I know, xpdf and gv do a nice job with PDF most of the time, but
sometimes you need the real deal. So I forced the (ia32) acroread
package from marillat onto my amd64 system. While it does works fine
inside of an ia32 chroot, it does not work when it is installed in the
(amd64) root. Since I am not a big fan of running anything in chroot,
I went to explore the issue. It seems to be pretty generic, so I think
it might hit other applications, too.

All problems are related to the dynamic loading of shared modules
(libdl/dlopen).  This is not a surprise: while you can tell ld.so to
look for the right libraries in /emul/ia32-linux/lib, the path for
dynamic loading is set by the library itself, and still pointing to
the "wrong" directory. As a seasoned "real programmer", I have solved
this with a hex editor, but I would not recommend that :-)

1. The modules in /usr/lib/gconv cannot be loaded, because they are
amd64 of course. Setting GCONV_PATH=/emul/ia32-linux/usr/lib/gconv
should be sufficient. I have filed a bug with ia32-libs, because I
think this should be fixed during the build process.

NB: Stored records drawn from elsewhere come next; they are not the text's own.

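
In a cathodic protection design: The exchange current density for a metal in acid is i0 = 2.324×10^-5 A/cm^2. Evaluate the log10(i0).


i0 = 2.324×10^-5 A/cm^2
log10(i0) = -4.634

-4.634


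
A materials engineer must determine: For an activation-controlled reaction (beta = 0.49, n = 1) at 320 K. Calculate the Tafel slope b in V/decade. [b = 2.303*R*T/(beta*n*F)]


Apply the Tafel slope relation: b = 2.303*R*T/(beta*n*F)
Numerator: 2.303 * 8.314 * 320 = 6127.09
Denominator: 0.49 * 1 * 96485 = 47277.65
b = 6127.09 / 47277.65 = 0.1296 V/decade

0.1296 V/decade


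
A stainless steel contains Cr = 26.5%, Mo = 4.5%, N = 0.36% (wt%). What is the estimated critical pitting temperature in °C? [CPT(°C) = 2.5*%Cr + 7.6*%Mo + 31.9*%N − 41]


Apply the ASTM G48 empirical CPT estimate: CPT(°C) = 2.5*%Cr + 7.6*%Mo + 31.9*%N − 41
2.5*26.5 = 66.25; 7.6*4.5 = 34.2; 31.9*0.36 = 11.484
CPT = 66.25 + 34.2 + 11.484 − 41 = 70.934 °C
Rounded to 0.1 °C: CPT ≈ 70.9 °C

70.9 °C


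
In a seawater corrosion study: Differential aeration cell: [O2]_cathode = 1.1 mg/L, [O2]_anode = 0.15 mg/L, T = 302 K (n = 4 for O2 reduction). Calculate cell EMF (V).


Apply the Nernst concentration-cell relation: E = (RT/nF)*ln(C_cathode/C_anode)
RT/nF = 8.314*302/(4*96485) = 0.00650575 V
ln(1.1/0.15) = 1.99243
E = 0.00650575 * 1.99243 = 0.01296 V

0.01296 V


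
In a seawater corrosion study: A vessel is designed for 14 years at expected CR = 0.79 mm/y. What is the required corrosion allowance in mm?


Corrosion allowance = CR × design life
CA = 0.79 * 14 = 11.06 mm

11.06 mm


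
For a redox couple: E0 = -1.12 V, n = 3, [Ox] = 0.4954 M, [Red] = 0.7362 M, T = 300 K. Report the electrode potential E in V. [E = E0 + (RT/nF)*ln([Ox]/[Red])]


Apply the Nernst equation: E = E0 + (RT/nF)*ln([Ox]/[Red])
Step 1: RT/nF = 8.314*300/(3*96485) = 0.00861688 V
Step 2: [Ox]/[Red] = 0.4954/0.7362 = 0.672915
Step 3: ln(0.672915) = -0.396136
Step 4: correction = 0.00861688 * -0.396136 = -0.0034 V
E = -1.12 + -0.0034 = -1.1234 V

-1.1234 V


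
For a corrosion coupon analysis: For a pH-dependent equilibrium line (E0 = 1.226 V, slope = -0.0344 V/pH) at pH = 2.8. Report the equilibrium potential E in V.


Apply the Pourbaix line equation: E = E0 + slope*pH
E = 1.226 + (-0.0344)*2.8 = 1.226 + (-0.09632) = 1.12968 V
Rounded to 4 decimal places: E = 1.1297 V

1.1297 V


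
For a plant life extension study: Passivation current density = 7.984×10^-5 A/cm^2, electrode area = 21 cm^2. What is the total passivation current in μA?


I = i_pass * A, then convert A → μA (×10^6)
I = 7.984×10^-5 * 21 * 10^6 = 1676.64 μA

1676.64 μA


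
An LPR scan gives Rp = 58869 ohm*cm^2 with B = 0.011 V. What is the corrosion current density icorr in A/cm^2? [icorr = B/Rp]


Apply the Stern-Geary relation: icorr = B / Rp
icorr = 0.011 / 58869 = 1.869×10^-7 A/cm^2

1.869×10^-7 A/cm^2


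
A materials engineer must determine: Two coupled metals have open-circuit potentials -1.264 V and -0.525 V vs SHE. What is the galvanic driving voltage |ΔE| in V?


Driving voltage is the absolute potential difference.
|ΔE| = |-1.264 − (-0.525)| = 0.739 V

0.739 V


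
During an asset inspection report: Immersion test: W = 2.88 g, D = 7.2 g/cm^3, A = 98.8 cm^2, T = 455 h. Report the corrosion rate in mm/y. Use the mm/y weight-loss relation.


Apply the mm/y weight-loss relation: CR = 87600 * W / (D * A * T)
Numerator: 87600 * 2.88 = 252288.0
Denominator: 7.2 * 98.8 * 455 = 323668.8
CR = 252288.0 / 323668.8 = 0.7795 mm/y

0.7795 mm/y


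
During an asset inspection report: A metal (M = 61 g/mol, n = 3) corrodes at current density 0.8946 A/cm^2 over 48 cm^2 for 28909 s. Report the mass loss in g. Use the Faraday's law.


Apply Faraday's law: m = i*A*t*M / (n*F)
Total charge passed Q = i*A*t = 0.8946*48*28909 = 1241375.5872 C
m = Q*M/(n*F) = 1241375.5872*61/(3*96485) = 261.6086 g

261.6086 g


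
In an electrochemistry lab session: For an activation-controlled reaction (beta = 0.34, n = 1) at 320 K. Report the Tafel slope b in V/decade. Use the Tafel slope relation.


Apply the Tafel slope relation: b = 2.303*R*T/(beta*n*F)
Numerator: 2.303 * 8.314 * 320 = 6127.09
Denominator: 0.34 * 1 * 96485 = 32804.9
b = 6127.09 / 32804.9 = 0.1868 V/decade

0.1868 V/decade


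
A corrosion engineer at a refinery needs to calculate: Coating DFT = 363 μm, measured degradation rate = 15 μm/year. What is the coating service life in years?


Service life = thickness / degradation rate
Life = 363 / 15 = 24.2 years

24.2 years


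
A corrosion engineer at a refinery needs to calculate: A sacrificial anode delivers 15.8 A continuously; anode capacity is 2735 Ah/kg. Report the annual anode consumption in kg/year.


Annual consumption = current * hours per year / capacity
Rate = 15.8 * 8760 / 2735 = 50.6 kg/year

50.6 kg/year


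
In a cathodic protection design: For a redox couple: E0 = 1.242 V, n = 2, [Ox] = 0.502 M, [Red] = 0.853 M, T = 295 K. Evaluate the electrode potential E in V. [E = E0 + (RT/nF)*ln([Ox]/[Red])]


Apply the Nernst equation: E = E0 + (RT/nF)*ln([Ox]/[Red])
Step 1: RT/nF = 8.314*295/(2*96485) = 0.0127099 V
Step 2: [Ox]/[Red] = 0.502/0.853 = 0.588511
Step 3: ln(0.588511) = -0.53016
Step 4: correction = 0.0127099 * -0.53016 = -0.007 V
E = 1.242 + -0.007 = 1.235 V

1.235 V


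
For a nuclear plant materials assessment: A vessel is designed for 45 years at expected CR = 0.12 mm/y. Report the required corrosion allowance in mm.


Corrosion allowance = CR × design life
CA = 0.12 * 45 = 5.4 mm

5.4 mm


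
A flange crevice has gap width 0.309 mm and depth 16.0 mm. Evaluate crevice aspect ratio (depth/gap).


Aspect ratio = depth / gap
Ratio = 16.0 / 0.309 = 51.8

51.8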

2. gtk-2.0 is required, which is not included in ia32-libs. If you
copy it from a chroot installation (or include a chroot in
/etc/ld.so.conf), gtk pixbuf does not work, because it tries to load
format specific modules from /usr/lib/gtk-2.0/2.4.0/loaders. Since it
only loads the xpm module, maybe Acrobat works without this.

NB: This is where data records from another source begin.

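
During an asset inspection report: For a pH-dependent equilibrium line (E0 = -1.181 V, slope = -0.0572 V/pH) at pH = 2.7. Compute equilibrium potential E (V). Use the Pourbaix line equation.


Apply the Pourbaix line equation: E = E0 + slope*pH
E = -1.181 + (-0.0572)*2.7 = -1.181 + (-0.15444) = -1.33544 V
Rounded to 3 decimal places: E = -1.335 V

-1.335 V


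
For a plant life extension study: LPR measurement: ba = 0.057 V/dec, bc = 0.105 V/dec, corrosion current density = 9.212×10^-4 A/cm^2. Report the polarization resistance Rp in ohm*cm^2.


Apply the Stern-Geary equation: Rp = ba*bc / (2.303*icorr*(ba+bc))
ba*bc = 0.057*0.105 = 0.005985
ba+bc = 0.162; 2.303*icorr*(ba+bc) = 2.303*9.212×10^-4*0.162 = 3.4368682×10^-4
Rp = 0.005985 / 3.4368682×10^-4 = 17.4 ohm*cm^2

17.4 ohm*cm^2


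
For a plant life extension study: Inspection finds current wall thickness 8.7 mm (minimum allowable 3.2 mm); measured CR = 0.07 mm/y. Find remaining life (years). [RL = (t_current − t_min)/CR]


Apply the remaining-life relation: RL = (t_current − t_min) / CR
RL = (8.7 − 3.2) / 0.07 = 5.5 / 0.07 = 78.6 years

78.6 years


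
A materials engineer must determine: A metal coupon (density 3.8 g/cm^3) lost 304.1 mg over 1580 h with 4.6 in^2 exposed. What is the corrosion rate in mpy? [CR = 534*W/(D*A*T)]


Apply the mpy weight-loss relation: CR = 534 * W / (D * A * T)
Numerator: 534 * 304.1 = 162389.4
Denominator: 3.8 * 4.6 * 1580 = 27618.4
CR = 162389.4 / 27618.4 = 5.87975 mpy

5.87975 mpy


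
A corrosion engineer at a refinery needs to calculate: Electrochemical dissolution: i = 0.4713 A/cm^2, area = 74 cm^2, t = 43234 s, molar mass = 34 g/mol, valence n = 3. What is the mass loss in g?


Apply Faraday's law: m = i*A*t*M / (n*F)
Total charge passed Q = i*A*t = 0.4713*74*43234 = 1507837.6308 C
m = Q*M/(n*F) = 1507837.6308*34/(3*96485) = 177.11382 g

177.11382 g


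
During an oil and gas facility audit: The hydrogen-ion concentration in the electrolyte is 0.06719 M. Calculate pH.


pH = −log10[H+]
pH = −log10(0.06719) = 1.17

1.17


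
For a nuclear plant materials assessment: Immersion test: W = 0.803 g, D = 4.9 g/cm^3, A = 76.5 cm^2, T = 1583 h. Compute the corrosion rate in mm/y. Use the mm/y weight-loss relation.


Apply the mm/y weight-loss relation: CR = 87600 * W / (D * A * T)
Numerator: 87600 * 0.803 = 70342.8
Denominator: 4.9 * 76.5 * 1583 = 593387.55
CR = 70342.8 / 593387.55 = 0.118544 mm/y

0.118544 mm/y


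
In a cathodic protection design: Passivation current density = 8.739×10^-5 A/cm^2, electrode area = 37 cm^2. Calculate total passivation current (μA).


I = i_pass * A, then convert A → μA (×10^6)
I = 8.739×10^-5 * 37 * 10^6 = 3233.43 μA

3233.43 μA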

3. And pango looks for its modules in /usr/lib/pango/1.4.0/modules,
which is again wrong. It should be possible to override that with a
new configure file and by setting PANGO_RC_FILE, but I was never
really successful in configuring pango, so I let somebody else figure
that out.

I imagine that any executable that uses gnome runs into the same
problems, so fixing them would be very useful. Including gnome in
ia32-libs (or creating ia32-gnome-libs) seems like the way to go. I
know how difficult it is to compile gnome, so I don't envy the
packager.

In the long run, I think we need multiarch to take care of this. The
problem is that the path of loadable modules is specified in
configuration files. I think this is a very bad idea, but gnome does
it extensively. So either a better way of finding loadable modules has
to be found and implemented in gnome, or multiarch has to
differentiate configuration files, too.